India’s Aurobindo, which has yet to meet Federal Trade Commission (FTC) terms to complete a $1 billion deal to buy a significant chunk of Sandoz U.S. generics business, also continues to struggle to meet FDA terms for its manufacturing plants.
The company today reported (PDF) that the FDA issued a four-observation Form 483 following inspections of its API plants at Pashamylaram, Hyderabad, and Gaddapotharam, Hyderabad. It said that the FDA is currently taking a look at its formulation manufacturing facility at Pashamylaram, Hyderabad.
RELATED: Aurobindo chalks up new FDA manufacturing concerns
Four observations for two plants does not amount to much, but they do add to a long-running list of concerns that the FDA has expressed during rolling inspections of Aurobindo’s plants.
The FDA earlier this year issued a warning letter to Aurobindo’s facility in the Srikakulam district for issues the FDA said contributed to its valsartan products being tainted with a suspected carcinogen.
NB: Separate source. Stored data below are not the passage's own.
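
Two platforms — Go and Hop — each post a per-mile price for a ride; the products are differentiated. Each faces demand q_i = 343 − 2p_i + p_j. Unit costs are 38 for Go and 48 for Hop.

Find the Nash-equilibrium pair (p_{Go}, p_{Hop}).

Go's profit: π = (p_{Go} − 38)(343 − 2p_{Go} + p_{Hop}).
∂π/∂p_{Go} = 419 − 4p_{Go} + p_{Hop} = 0 ⇒ p_{Go} = 104.75 + 0.25p_{Hop}.
Similarly p_{Hop} = 109.75 + 0.25p_{Go}.
Solving the two reaction functions simultaneously: (1 − (0.25)(0.25))p_{Go} = 104.75 + 0.25·109.75, so 0.9375p_{Go} = 132.1875 and p_{Go} = 141.
Then p_{Hop} = 109.75 + 0.25·141 = 145.

141, 145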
Last month, the agency issued a citation with seven observations at its key Unit 7 in Telangana after earlier noting problems at two other plants there, a sterile drug plant and a finished dose plant. Those two plants have since had their status upgraded.
RELATED: Novartis' Sandoz appears on the mend. But where is that Aurobindo U.S. generics deal?
Aurobindo has been fighting to get its plants in order even as it has been struggling to satisfy the Federal Trade Commission, which wants the drugmaker to unload some U.S. meds before the agency will allow it to buy 300 products from Novartis’ Sandoz unit. The companies have announced delays several times since the deal was struck more than a year ago, leading some at Sandoz to question whether it will get finalized.
A Novartis spokesperson told FiercePharma last month that both companies are working closely with the authorities, including the FTC.